Os Estados Unidos proibiram seus cidadãos de visitarem o país recluso em julho do ano passado; mês seguinte à morte do universitário norte-americano Otto Warmbier; pouco após ser solto depois de passar 17 meses detido na Coreia do Norte.

– O turismo chegou perto do colapso, havia muito menos turistas – disse Simon Cockerell, gerente-geral da Koryo Tours; observando que o mercado é pequeno e muito suscetível a mudanças.

Turismo

Os números do turismo vêm melhorando lentamente graças ao apaziguamento visto nos últimos meses; causado pela retomada das conversas intercoreanas e a iniciativa de uma cúpula entre Pyongyang e Washington; mas isso não se traduziu em um grande comparecimento ao maior evento turístico do ano; disseram agências de viagem.

– Nossos números de turistas em grupos agendados para a Coreia do Norte vêm crescendo continuamente. Entretanto, a quantidade de participantes da Maratona de Pyongyang deste ano diminuiu consideravelmente – disse Rowan Beard, gerente da Young Pioneer Tours, observando que uma das principais razões da redução é a ausência de norte-americanos.

Corredores

– A maioria dos corredores que nos procuravam antes era de norte-americanos – explicou, descrevendo a competição como a “maior atração” do ano passado. “Eles estavam realmente interessados em vir a Pyongyang, competir contra os locais e conhecer o país que viam constantemente no noticiário em casa”.

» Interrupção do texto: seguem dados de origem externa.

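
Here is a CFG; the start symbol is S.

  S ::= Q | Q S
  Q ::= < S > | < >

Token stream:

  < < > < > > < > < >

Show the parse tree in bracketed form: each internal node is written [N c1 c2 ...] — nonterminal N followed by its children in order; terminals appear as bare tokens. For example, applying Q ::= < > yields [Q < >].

[S [Q < [S [Q < >] [S [Q < >]]] >] [S [Q < >] [S [Q < >]]]]

S
Q S
< S > S
< Q S > S
< < > S > S
< < > Q > S
< < > < > > S
< < > < > > Q S
< < > < > > < > S
< < > < > > < > Q
< < > < > > < > < >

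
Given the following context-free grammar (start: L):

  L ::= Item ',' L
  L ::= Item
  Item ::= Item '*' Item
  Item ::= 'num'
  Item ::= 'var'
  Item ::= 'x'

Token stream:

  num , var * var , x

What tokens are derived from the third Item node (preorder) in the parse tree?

[L [Item num] , [L [Item [Item var] * [Item var]] , [L [Item x]]]]

var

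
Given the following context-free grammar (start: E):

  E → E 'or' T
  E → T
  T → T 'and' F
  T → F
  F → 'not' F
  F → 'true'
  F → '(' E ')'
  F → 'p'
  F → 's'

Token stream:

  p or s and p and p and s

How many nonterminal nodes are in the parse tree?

12

[E [E [T [F p]]] or [T [T [T [T [F s]] and [F p]] and [F p]] and [F s]]]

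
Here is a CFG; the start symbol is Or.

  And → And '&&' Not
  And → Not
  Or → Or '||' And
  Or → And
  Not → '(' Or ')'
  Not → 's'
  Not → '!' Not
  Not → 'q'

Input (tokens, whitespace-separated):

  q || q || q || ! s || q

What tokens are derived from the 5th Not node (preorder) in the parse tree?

s

[Or [Or [Or [Or [Or [And [Not q]]] || [And [Not q]]] || [And [Not q]]] || [And [Not ! [Not s]]]] || [And [Not q]]]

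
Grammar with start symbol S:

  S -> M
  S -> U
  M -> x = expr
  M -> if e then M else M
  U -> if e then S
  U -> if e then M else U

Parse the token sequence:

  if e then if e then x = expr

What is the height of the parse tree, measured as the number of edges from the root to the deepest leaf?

6

[S [U if e then [S [U if e then [S [M x = expr]]]]]]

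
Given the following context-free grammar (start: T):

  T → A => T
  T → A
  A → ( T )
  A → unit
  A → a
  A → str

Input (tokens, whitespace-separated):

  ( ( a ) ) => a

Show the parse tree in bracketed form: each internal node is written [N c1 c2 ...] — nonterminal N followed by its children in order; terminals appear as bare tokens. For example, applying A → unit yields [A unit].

T
A => T
( T ) => T
( A ) => T
( ( T ) ) => T
( ( A ) ) => T
( ( a ) ) => T
( ( a ) ) => A
( ( a ) ) => a

[T [A ( [T [A ( [T [A a]] )]] )] => [T [A a]]]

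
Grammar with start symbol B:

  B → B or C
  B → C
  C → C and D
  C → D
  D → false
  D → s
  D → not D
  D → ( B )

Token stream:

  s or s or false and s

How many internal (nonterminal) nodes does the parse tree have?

11

[B [B [B [C [D s]]] or [C [D s]]] or [C [C [D false]] and [D s]]]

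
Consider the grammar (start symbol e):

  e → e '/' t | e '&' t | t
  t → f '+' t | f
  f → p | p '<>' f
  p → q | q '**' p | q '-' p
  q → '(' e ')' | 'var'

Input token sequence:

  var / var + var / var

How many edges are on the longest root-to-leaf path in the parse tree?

7

[e [e [e [t [f [p [q var]]]]] / [t [f [p [q var]]] + [t [f [p [q var]]]]]] / [t [f [p [q var]]]]]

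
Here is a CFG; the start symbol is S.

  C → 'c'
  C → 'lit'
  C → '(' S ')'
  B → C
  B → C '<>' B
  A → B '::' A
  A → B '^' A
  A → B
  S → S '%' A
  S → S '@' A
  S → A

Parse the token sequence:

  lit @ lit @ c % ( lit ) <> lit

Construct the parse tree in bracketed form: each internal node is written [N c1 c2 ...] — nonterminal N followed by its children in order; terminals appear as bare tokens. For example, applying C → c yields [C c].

S
S % A
S @ A % A
S @ A @ A % A
A @ A @ A % A
B @ A @ A % A
C @ A @ A % A
lit @ A @ A % A
lit @ B @ A % A
lit @ C @ A % A
lit @ lit @ A % A
lit @ lit @ B % A
lit @ lit @ C % A
lit @ lit @ c % A
lit @ lit @ c % B
lit @ lit @ c % C <> B
lit @ lit @ c % ( S ) <> B
lit @ lit @ c % ( A ) <> B
lit @ lit @ c % ( B ) <> B
lit @ lit @ c % ( C ) <> B
lit @ lit @ c % ( lit ) <> B
lit @ lit @ c % ( lit ) <> C
lit @ lit @ c % ( lit ) <> lit

[S [S [S [S [A [B [C lit]]]] @ [A [B [C lit]]]] @ [A [B [C c]]]] % [A [B [C ( [S [A [B [C lit]]]] )] <> [B [C lit]]]]]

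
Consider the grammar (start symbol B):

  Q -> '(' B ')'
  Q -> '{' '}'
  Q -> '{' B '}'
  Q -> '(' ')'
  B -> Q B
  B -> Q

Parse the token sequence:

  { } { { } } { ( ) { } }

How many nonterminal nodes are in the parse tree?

[B [Q { }] [B [Q { [B [Q { }]] }] [B [Q { [B [Q ( )] [B [Q { }]]] }]]]]

12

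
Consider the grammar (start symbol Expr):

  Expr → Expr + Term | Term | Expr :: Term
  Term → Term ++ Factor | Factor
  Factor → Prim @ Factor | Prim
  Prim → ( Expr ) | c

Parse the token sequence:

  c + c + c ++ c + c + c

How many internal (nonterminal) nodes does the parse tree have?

23

[Expr [Expr [Expr [Expr [Expr [Term [Factor [Prim c]]]] + [Term [Factor [Prim c]]]] + [Term [Term [Factor [Prim c]]] ++ [Factor [Prim c]]]] + [Term [Factor [Prim c]]]] + [Term [Factor [Prim c]]]]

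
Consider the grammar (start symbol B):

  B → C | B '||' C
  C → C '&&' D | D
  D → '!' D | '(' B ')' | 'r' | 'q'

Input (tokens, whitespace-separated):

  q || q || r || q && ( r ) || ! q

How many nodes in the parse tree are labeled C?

[B [B [B [B [B [C [D q]]] || [C [D q]]] || [C [D r]]] || [C [C [D q]] && [D ( [B [C [D r]]] )]]] || [C [D ! [D q]]]]

7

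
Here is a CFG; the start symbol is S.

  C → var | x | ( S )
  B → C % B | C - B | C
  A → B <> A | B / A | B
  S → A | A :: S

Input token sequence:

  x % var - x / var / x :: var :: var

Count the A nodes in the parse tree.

5

[S [A [B [C x] % [B [C var] - [B [C x]]]] / [A [B [C var]] / [A [B [C x]]]]] :: [S [A [B [C var]]] :: [S [A [B [C var]]]]]]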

O ano de 2017 testemunhou um número anormalmente grande de corredores estrangeiros; cerca de 1 mil participaram; mas neste ano eles devem se cerca de 500, segundo Cockerell.

– A maratona, o maior evento a atrair turistas no momento; está com menos da metade do tamanho que teve no ano passado.

O veto dos EUA continua em vigor, exceção feita para algumas categorias de agentes humanitários e jornalistas.